Not until I read the national bestseller, The Secret History of Wonder Woman by Jill Lepore, did I have any inkling that the comic book series was based on first-wave feminist sensibilities. The origins of Wonder Woman began on New York’s Lower East Side within a radical group that included Margaret Sanger and the founding of Planned Parenthood.
Lepore writes, “Wonder Woman isn’t only an Amazonian princess with badass boots. She’s the missing link in a chain of events that begins with the woman suffrage campaigns of the 1910s and ends with the troubled place of feminism fully a century later. Feminism made Wonder Woman.”
The actual creator of the iconic super heroine, William Moulton Marston, was a bohemian scholar and offbeat psychologist who invented the lie detector test. During the time between the two 20th-century world wars, when social mores relaxed, Marston experimented with science and learned feminism from the women he loved.
His creation of Wonder Woman became the perfect storm for so many cultural, scientific, and political upheavals that a reasonable argument can be made: Had the Amazonian Princess never been born, America would be a different place. An ardent feminist, Marston developed the concepts and plots for the first comic strips of Wonder Woman with the clear intention of influencing the direction of popular culture.

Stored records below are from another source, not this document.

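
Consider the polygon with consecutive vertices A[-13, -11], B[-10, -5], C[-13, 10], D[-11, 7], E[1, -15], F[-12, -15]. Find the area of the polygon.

Apply the shoelace (surveyor's) formula: 2A = Σ (x_i·y_{i+1} − x_{i+1}·y_i), indices taken mod 6.
Σ = (-45) + (-165) + (19) + (158) + (-195) + (-63) = -291
Area = |Σ|/2 = 145.5.

145.5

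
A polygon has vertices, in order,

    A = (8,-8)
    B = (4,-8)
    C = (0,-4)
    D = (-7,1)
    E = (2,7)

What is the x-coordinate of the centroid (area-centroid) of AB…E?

Apply the shoelace (surveyor's) formula. First the cross-terms c_i = x_i·y_{i+1} − x_{i+1}·y_i:
  -32, -16, -28, -51, -72  ⇒  2A = -199, A = -99.5.
Then Σ (x_i + x_{i+1})·c_i = -717, so x̄ = -717 / (6·(-99.5)) = 239/199.

239/199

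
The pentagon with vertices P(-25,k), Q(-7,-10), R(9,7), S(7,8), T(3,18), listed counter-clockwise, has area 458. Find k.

5

The doubled signed area Σ (x_i y_{i+1} − x_{i+1} y_i) is linear in k.
With k=0 it equals 866; the coefficient of k is 10 (from the two edges through P).
So 10·k + 866 = 2·458 = 916 ⇒ k = 5.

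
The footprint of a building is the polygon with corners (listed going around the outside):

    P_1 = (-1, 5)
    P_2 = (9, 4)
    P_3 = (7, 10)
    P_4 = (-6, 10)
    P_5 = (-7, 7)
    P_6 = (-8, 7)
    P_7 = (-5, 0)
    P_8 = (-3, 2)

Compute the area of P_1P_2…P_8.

95

Apply the surveyor's formula: 2A = Σ (x_i·y_{i+1} − x_{i+1}·y_i), indices taken mod 8.
Σ = (-49) + (62) + (130) + (28) + (7) + (35) + (-10) + (-13) = 190
Area = |Σ|/2 = 95.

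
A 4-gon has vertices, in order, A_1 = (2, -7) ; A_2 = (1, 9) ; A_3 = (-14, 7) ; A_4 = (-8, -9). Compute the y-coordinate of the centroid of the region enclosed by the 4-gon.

Apply the shoelace (surveyor's) formula. First the cross-terms c_i = x_i·y_{i+1} − x_{i+1}·y_i:
  25, 133, 182, 74  ⇒  2A = 414, A = 207.
Then Σ (y_i + y_{i+1})·c_i = 630, so ȳ = 630 / (6·207) = 35/69.

35/69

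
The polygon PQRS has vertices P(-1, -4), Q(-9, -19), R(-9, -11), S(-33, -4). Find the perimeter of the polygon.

|PQ| = √((-8)² + (-15)²) = √289 = 17
|QR| = √((0)² + (8)²) = √64 = 8
|RS| = √((-24)² + (7)²) = √625 = 25
|SP| = √((32)² + (0)²) = √1024 = 32
Perimeter = 17 + 8 + 25 + 32 = 82.

82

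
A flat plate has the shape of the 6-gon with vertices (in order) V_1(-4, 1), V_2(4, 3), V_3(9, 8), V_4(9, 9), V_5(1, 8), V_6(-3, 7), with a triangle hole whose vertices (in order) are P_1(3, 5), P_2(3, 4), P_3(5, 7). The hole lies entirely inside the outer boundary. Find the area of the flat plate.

57.5

Outer boundary:
Apply the surveyor's formula: 2A = Σ (x_i·y_{i+1} − x_{i+1}·y_i), indices taken mod 6.
Σ = (-16) + (5) + (9) + (63) + (31) + (25) = 117
Area = |Σ|/2 = 58.5.
Hole:
Apply the shoelace (surveyor's) formula: 2A = Σ (x_i·y_{i+1} − x_{i+1}·y_i), indices taken mod 3.
Cross-terms: -3, 1, 4  ⇒  Σ = 2
Area = |Σ|/2 = 1.
Net area = 58.5 − 1 = 57.5.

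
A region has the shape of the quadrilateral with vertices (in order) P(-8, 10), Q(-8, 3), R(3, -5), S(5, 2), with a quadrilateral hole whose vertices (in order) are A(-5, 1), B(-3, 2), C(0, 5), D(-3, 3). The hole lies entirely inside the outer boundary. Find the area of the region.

Outer boundary:
Apply the surveyor's formula: 2A = Σ (x_i·y_{i+1} − x_{i+1}·y_i), indices taken mod 4.
Σ = (56) + (31) + (31) + (66) = 184
Area = |Σ|/2 = 92.
Hole:
Σ = (-7) + (-15) + (15) + (12) = 5
Area = |Σ|/2 = 2.5.
Net area = 92 − 2.5 = 89.5.

89.5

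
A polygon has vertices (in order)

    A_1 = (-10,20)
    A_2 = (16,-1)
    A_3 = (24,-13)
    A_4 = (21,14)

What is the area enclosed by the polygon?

Σ = (-310) + (-184) + (609) + (560) = 675
Area = |Σ|/2 = 337.5.

337.5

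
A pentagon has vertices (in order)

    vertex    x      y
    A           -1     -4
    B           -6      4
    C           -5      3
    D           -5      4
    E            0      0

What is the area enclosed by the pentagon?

15.5

Apply the surveyor's formula: 2A = Σ (x_i·y_{i+1} − x_{i+1}·y_i), indices taken mod 5.
Cross-terms: -28, 2, -5, 0, 0  ⇒  Σ = -31
Area = |Σ|/2 = 15.5.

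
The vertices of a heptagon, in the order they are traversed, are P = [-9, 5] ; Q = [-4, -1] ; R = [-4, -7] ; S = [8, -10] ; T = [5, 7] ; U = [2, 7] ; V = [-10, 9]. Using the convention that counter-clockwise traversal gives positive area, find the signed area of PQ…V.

Σ = (29) + (24) + (96) + (106) + (21) + (88) + (31) = 395
Signed area = Σ/2 = 197.5 (positive ⇒ counter-clockwise traversal).

197.5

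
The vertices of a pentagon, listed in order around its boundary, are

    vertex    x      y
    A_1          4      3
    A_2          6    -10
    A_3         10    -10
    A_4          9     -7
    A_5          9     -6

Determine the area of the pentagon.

Apply Gauss's area formula: 2A = Σ (x_i·y_{i+1} − x_{i+1}·y_i), indices taken mod 5.
Σ = (-58) + (40) + (20) + (9) + (51) = 62
Area = |Σ|/2 = 31.

31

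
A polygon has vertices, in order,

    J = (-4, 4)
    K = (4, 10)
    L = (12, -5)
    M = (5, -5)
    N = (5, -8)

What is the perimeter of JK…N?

52

|JK| = √((8)² + (6)²) = √100 = 10
|KL| = √((8)² + (-15)²) = √289 = 17
|LM| = √((-7)² + (0)²) = √49 = 7
|MN| = √((0)² + (-3)²) = √9 = 3
|NJ| = √((-9)² + (12)²) = √225 = 15
Perimeter = 10 + 17 + 7 + 3 + 15 = 52.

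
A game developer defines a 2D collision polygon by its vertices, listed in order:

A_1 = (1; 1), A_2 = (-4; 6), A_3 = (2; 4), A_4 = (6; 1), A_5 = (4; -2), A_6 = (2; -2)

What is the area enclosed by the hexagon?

28

Apply the surveyor's formula: 2A = Σ (x_i·y_{i+1} − x_{i+1}·y_i), indices taken mod 6.
Σ = (10) + (-28) + (-22) + (-16) + (-4) + (4) = -56
Area = |Σ|/2 = 28.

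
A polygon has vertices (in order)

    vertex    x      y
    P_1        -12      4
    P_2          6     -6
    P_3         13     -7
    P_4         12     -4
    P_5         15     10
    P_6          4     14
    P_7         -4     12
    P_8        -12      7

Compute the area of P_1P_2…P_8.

Apply the shoelace (surveyor's) formula: 2A = Σ (x_i·y_{i+1} − x_{i+1}·y_i), indices taken mod 8.
Σ = (48) + (36) + (32) + (180) + (170) + (104) + (116) + (36) = 722
Area = |Σ|/2 = 361.

361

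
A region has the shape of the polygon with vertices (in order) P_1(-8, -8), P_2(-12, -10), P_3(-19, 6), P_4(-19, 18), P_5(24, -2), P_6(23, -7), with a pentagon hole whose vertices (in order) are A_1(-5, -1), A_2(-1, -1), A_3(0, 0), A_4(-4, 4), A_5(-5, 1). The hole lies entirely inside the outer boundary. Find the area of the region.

616

Outer boundary:
Apply the surveyor's formula: 2A = Σ (x_i·y_{i+1} − x_{i+1}·y_i), indices taken mod 6.
Cross-terms: -16, -262, -228, -394, -122, -240  ⇒  Σ = -1262
Area = |Σ|/2 = 631.
Hole:
Apply the surveyor's formula: 2A = Σ (x_i·y_{i+1} − x_{i+1}·y_i), indices taken mod 5.
Σ = (4) + (0) + (0) + (16) + (10) = 30
Area = |Σ|/2 = 15.
Net area = 631 − 15 = 616.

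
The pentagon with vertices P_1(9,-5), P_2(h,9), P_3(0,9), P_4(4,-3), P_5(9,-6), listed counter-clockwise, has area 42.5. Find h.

2

Write out the shoelace sum; only the two edges meeting at P_2 involve h:
2·Area = [(9·9 − h·(-5)) + (h·9 − 0·9)] + -24
       = 14·h + 57 = 85
⇒ h = 2.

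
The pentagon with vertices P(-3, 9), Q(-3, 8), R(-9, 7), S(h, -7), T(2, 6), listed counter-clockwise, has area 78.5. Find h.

Write out the shoelace sum; only the two edges meeting at S involve h:
2·Area = [((-9)·(-7) − h·7) + (h·6 − 2·(-7))] + 90
       = -1·h + 167 = 157
⇒ h = 10.

10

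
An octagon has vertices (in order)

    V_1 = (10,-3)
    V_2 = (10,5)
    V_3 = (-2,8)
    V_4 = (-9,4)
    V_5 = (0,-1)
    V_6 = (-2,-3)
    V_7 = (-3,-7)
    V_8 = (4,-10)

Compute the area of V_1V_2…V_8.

Apply the shoelace formula: 2A = Σ (x_i·y_{i+1} − x_{i+1}·y_i), indices taken mod 8.
Σ = (80) + (90) + (64) + (9) + (-2) + (5) + (58) + (88) = 392
Area = |Σ|/2 = 196.

196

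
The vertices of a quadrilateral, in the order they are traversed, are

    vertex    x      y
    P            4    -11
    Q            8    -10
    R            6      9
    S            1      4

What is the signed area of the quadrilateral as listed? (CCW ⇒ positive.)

Apply the shoelace formula: 2A = Σ (x_i·y_{i+1} − x_{i+1}·y_i), indices taken mod 4.
Cross-terms: 48, 132, 15, -27  ⇒  Σ = 168
Signed area = Σ/2 = 84 (positive ⇒ counter-clockwise traversal).

84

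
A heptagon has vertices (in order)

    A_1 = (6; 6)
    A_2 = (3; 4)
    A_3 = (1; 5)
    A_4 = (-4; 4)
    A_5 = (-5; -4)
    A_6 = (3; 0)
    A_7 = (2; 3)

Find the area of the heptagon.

Cross-terms: 6, 11, 24, 36, 12, 9, -6  ⇒  Σ = 92
Area = |Σ|/2 = 46.

46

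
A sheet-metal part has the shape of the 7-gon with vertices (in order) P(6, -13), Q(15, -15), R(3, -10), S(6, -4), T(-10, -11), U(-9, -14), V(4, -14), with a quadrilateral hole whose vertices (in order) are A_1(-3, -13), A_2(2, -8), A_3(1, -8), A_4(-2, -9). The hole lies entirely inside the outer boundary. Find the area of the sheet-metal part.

90.5

Outer boundary:
Apply the shoelace formula: 2A = Σ (x_i·y_{i+1} − x_{i+1}·y_i), indices taken mod 7.
Cross-terms: 105, -105, 48, -106, 41, 182, 32  ⇒  Σ = 197
Area = |Σ|/2 = 98.5.
Hole:
Σ = (50) + (-8) + (-25) + (-1) = 16
Area = |Σ|/2 = 8.
Net area = 98.5 − 8 = 90.5.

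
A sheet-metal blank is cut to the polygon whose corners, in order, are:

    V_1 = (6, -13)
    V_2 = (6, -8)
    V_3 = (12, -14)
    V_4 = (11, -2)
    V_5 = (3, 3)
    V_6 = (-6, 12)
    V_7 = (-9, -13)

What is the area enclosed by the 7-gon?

323

Σ = (30) + (12) + (130) + (39) + (54) + (186) + (195) = 646
Area = |Σ|/2 = 323.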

It’s interesting to me (of course) that Wonder Woman was first released as a comic strip character in 1941, the year I was born. She was an influence on my own girlhood identity, shaped by the comic books that proliferated throughout the ‘40s.
When Wonder Woman faded from popularity in the ‘50s with the advent of television, I didn’t realize how much she still meant until she reappeared out of the blue on the first issue of Ms. Magazine in 1972. Not knowing her secret history, Wonder Woman was to me the perfect icon for second-wave feminism. Now I understand: that was the point all along.